FASE 1: PROBLEEMANALYSE Één van de vrijwilligers van Groener Arkeveen heeft vernomen dat er in de wijk Marenveld ontevredenheid heerst over de hoeveelheid groen in de wijk. Deze vrijwilliger heeft kennissen in deze wijk en die zeggen dat dit het geval is. Naar aanleiding van deze geruchten heeft een groepje vrijwilligers van Groener Arkeveen nader onderzoek gedaan. Ze zijn langs de deuren geweest om te inventariseren of dit probleem heerst en dit bleek inderdaad echt zo te zijn. Bewoners vinden de wijk ongezellig en sfeerloos. Bovendien heerst er ontevredenheid over buurtcontact, er is lage saamhorigheid; buren trekken niet met elkaar op. Volgens Groener Arkeveen zou met meer groen in de wijk kunnen bijdragen aan de uitstraling van de wijk Marenveld waardoor de sfeer verbeterd wordt en de wijk een gezelliger karakter krijgt. Aan de hand van deze constatering is de volgende probleemstelling geformuleerd:
OPDRACHT 1: WAT IS PRECIES HET PROBLEEM? De bewoners van de wijk Marenveld in Arkeveen vinden de wijk te ongezellig, sfeerloos zijn ontevreden over saamhorigheid van de wijk.

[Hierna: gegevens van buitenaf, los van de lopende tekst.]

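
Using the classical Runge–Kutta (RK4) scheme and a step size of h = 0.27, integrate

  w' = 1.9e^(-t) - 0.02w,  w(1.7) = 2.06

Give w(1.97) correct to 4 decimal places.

2.1308

RK4: k1 = f(t_n, w_n); k2 = f(t_n + h/2, w_n + (h/2)·k1); k3 = f(t_n + h/2, w_n + (h/2)·k2); k4 = f(t_n + h, w_n + h·k3); w_{n+1} = w_n + (h/6)·(k1 + 2k2 + 2k3 + k4).
t=1.700000, w=2.060000:
  k1 = f(1.700000, 2.060000) = 0.305899
  k2 = f(1.835000, 2.101296) = 0.261240
  k3 = f(1.835000, 2.095267) = 0.261360
  k4 = f(1.970000, 2.130567) = 0.222357
  w ← 2.060000 + (0.27/6)·(k1 + 2k2 + 2k3 + k4) = 2.130805
w(1.97) ≈ 2.1308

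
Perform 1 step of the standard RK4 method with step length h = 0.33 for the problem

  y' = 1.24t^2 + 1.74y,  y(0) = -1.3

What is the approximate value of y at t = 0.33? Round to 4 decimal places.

RK4: k1 = f(t_n, y_n); k2 = f(t_n + h/2, y_n + (h/2)·k1); k3 = f(t_n + h/2, y_n + (h/2)·k2); k4 = f(t_n + h, y_n + h·k3); y_{n+1} = y_n + (h/6)·(k1 + 2k2 + 2k3 + k4).
t=0.000000, y=-1.300000:
  k1 = f(0.000000, -1.300000) = -2.262000
  k2 = f(0.165000, -1.673230) = -2.877661
  k3 = f(0.165000, -1.774814) = -3.054418
  k4 = f(0.330000, -2.307958) = -3.880811
  y ← -1.300000 + (0.33/6)·(k1 + 2k2 + 2k3 + k4) = -2.290383
y(0.33) ≈ -2.2904

-2.2904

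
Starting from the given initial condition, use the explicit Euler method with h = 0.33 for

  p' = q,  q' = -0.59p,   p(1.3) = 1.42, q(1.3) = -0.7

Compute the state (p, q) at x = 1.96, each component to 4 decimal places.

0.8668, -1.2080

Euler on (p,q): p_{n+1} = p_n + h·p', q_{n+1} = q_n + h·q'.
1.300000: (1.420000, -0.700000); f=(-0.700000, -0.837800) → (1.189000, -0.976474)
1.630000: (1.189000, -0.976474); f=(-0.976474, -0.701510) → (0.866764, -1.207972)
(p(1.96), q(1.96)) ≈ (0.8668, -1.2080)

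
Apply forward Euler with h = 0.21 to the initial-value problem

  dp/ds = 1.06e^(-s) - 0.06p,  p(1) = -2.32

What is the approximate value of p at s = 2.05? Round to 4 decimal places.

Euler: p_{n+1} = p_n + h·f(s_n, p_n).
s=1.000000, p=-2.320000: f=0.529152 → p ← -2.320000 + 0.21·0.529152 = -2.208878
s=1.210000, p=-2.208878: f=0.448622 → p ← -2.208878 + 0.21·0.448622 = -2.114667
s=1.420000, p=-2.114667: f=0.383097 → p ← -2.114667 + 0.21·0.383097 = -2.034217
s=1.630000, p=-2.034217: f=0.329738 → p ← -2.034217 + 0.21·0.329738 = -1.964972
s=1.840000, p=-1.964972: f=0.286245 → p ← -1.964972 + 0.21·0.286245 = -1.904861
p(2.05) ≈ -1.9049

-1.9049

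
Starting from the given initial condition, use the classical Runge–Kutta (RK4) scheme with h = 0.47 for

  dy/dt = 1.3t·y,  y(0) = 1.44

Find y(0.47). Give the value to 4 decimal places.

RK4: k1 = f(t_n, y_n); k2 = f(t_n + h/2, y_n + (h/2)·k1); k3 = f(t_n + h/2, y_n + (h/2)·k2); k4 = f(t_n + h, y_n + h·k3); y_{n+1} = y_n + (h/6)·(k1 + 2k2 + 2k3 + k4).
t=0.000000, y=1.440000:
  k1 = f(0.000000, 1.440000) = 0.000000
  k2 = f(0.235000, 1.440000) = 0.439920
  k3 = f(0.235000, 1.543381) = 0.471503
  k4 = f(0.470000, 1.661606) = 1.015242
  y ← 1.440000 + (0.47/6)·(k1 + 2k2 + 2k3 + k4) = 1.662317
y(0.47) ≈ 1.6623

1.6623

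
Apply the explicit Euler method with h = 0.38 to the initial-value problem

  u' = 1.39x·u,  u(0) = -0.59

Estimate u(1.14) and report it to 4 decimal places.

Euler: u_{n+1} = u_n + h·f(x_n, u_n).
x=0.000000, u=-0.590000: f=0.000000 → u ← -0.590000 + 0.38·0.000000 = -0.590000
x=0.380000, u=-0.590000: f=-0.311638 → u ← -0.590000 + 0.38·(-0.311638) = -0.708422
x=0.760000, u=-0.708422: f=-0.748377 → u ← -0.708422 + 0.38·(-0.748377) = -0.992806
u(1.14) ≈ -0.9928

-0.9928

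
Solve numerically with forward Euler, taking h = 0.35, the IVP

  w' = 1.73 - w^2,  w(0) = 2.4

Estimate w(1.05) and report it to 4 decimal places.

Euler: w_{n+1} = w_n + h·f(x_n, w_n).
x=0.000000, w=2.400000: f=-4.030000 → w ← 2.400000 + 0.35·(-4.030000) = 0.989500
x=0.350000, w=0.989500: f=0.750890 → w ← 0.989500 + 0.35·0.750890 = 1.252311
x=0.700000, w=1.252311: f=0.161716 → w ← 1.252311 + 0.35·0.161716 = 1.308912
w(1.05) ≈ 1.3089

1.3089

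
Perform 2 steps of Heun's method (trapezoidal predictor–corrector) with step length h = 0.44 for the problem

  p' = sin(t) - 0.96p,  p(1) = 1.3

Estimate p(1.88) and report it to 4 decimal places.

Heun: k1 = f(t_n, p_n); k2 = f(t_n + h, p_n + h·k1); p_{n+1} = p_n + (h/2)·(k1 + k2).
t=1.000000, p=1.300000:
  k1 = f(1.000000, 1.300000) = -0.406529
  k2 = f(1.440000, 1.121127) = -0.084824
  p ← 1.300000 + (0.44/2)·(-0.406529 + (-0.084824)) = 1.191902
t=1.440000, p=1.191902:
  k1 = f(1.440000, 1.191902) = -0.152768
  k2 = f(1.880000, 1.124684) = -0.127121
  p ← 1.191902 + (0.44/2)·(-0.152768 + (-0.127121)) = 1.130327
p(1.88) ≈ 1.1303

1.1303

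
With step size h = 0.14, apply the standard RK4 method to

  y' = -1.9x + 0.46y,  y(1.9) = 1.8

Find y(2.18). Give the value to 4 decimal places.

RK4: k1 = f(x_n, y_n); k2 = f(x_n + h/2, y_n + (h/2)·k1); k3 = f(x_n + h/2, y_n + (h/2)·k2); k4 = f(x_n + h, y_n + h·k3); y_{n+1} = y_n + (h/6)·(k1 + 2k2 + 2k3 + k4).
x=1.900000, y=1.800000:
  k1 = f(1.900000, 1.800000) = -2.782000
  k2 = f(1.970000, 1.605260) = -3.004580
  k3 = f(1.970000, 1.589679) = -3.011747
  k4 = f(2.040000, 1.378355) = -3.241957
  y ← 1.800000 + (0.14/6)·(k1 + 2k2 + 2k3 + k4) = 1.378679
x=2.040000, y=1.378679:
  k1 = f(2.040000, 1.378679) = -3.241808
  k2 = f(2.110000, 1.151753) = -3.479194
  k3 = f(2.110000, 1.135135) = -3.486838
  k4 = f(2.180000, 0.890522) = -3.732360
  y ← 1.378679 + (0.14/6)·(k1 + 2k2 + 2k3 + k4) = 0.890867
y(2.18) ≈ 0.8909

0.8909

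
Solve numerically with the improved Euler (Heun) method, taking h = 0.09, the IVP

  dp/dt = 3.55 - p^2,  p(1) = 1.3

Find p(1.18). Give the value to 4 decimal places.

1.5599

Heun: k1 = f(t_n, p_n); k2 = f(t_n + h, p_n + h·k1); p_{n+1} = p_n + (h/2)·(k1 + k2).
t=1.000000, p=1.300000:
  k1 = f(1.000000, 1.300000) = 1.860000
  k2 = f(1.090000, 1.467400) = 1.396737
  p ← 1.300000 + (0.09/2)·(1.860000 + 1.396737) = 1.446553
t=1.090000, p=1.446553:
  k1 = f(1.090000, 1.446553) = 1.457484
  k2 = f(1.180000, 1.577727) = 1.060778
  p ← 1.446553 + (0.09/2)·(1.457484 + 1.060778) = 1.559875
p(1.18) ≈ 1.5599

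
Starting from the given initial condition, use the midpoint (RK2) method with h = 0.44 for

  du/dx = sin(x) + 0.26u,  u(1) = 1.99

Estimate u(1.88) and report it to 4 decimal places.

Midpoint: k1 = f(x_n, u_n); k2 = f(x_n + h/2, u_n + (h/2)·k1); u_{n+1} = u_n + h·k2.
x=1.000000, u=1.990000:
  k1 = f(1.000000, 1.990000) = 1.358871
  k2 = f(1.220000, 2.288952) = 1.534227
  u ← 1.990000 + 0.44·1.534227 = 2.665060
x=1.440000, u=2.665060:
  k1 = f(1.440000, 2.665060) = 1.684374
  k2 = f(1.660000, 3.035622) = 1.785286
  u ← 2.665060 + 0.44·1.785286 = 3.450585
u(1.88) ≈ 3.4506

3.4506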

OPDRACHT 2: WAAROM IS HET EEN PROBLEEM? Ondanks de ongezellige en sfeerloze uitstraling van de wijk, is er tot dusver geen actie ondernomen hier iets aan te doen. Mogelijke oorzaken hiervan zijn de financiële situatie van de buurtbewoners, de lage saamhorigheidsgevoelens van buurtbewoners en gebrek aan initiatiefnemers uit de buurt. De ontevredenheid over de sfeer in de wijk kan als oorzaak hebben dat er te weinig groen in de wijk is. Dit wordt ook als klacht door buurtbewoners zelf aangegeven. Dit wordt ook ondersteund uit literatuur die gevonden is. Te weinig groen in stedelijk gebied kan namelijk zorgen voor het ‘urban heat island’ effect, dus dat de stad buitensporig heet wordt door gebrek aan groen. Bij hittegolven is de kans op agressie groter en voeren mensen minder werk uit. Groen en natuur zorgt er voor dat het minder warm wordt in een stad. Wanneer het minder warm wordt in de wijk is er ook minder airconditioning nodig. Tot slot blijkt uit gegevens van Gemeente Arkeveen dat er in de wijk Marenveld 15% groen is, terwijl het gemiddelde percentage groen in Arkeveense wijken 21% is. Te weinig groen in Marenveld is dus problematisch.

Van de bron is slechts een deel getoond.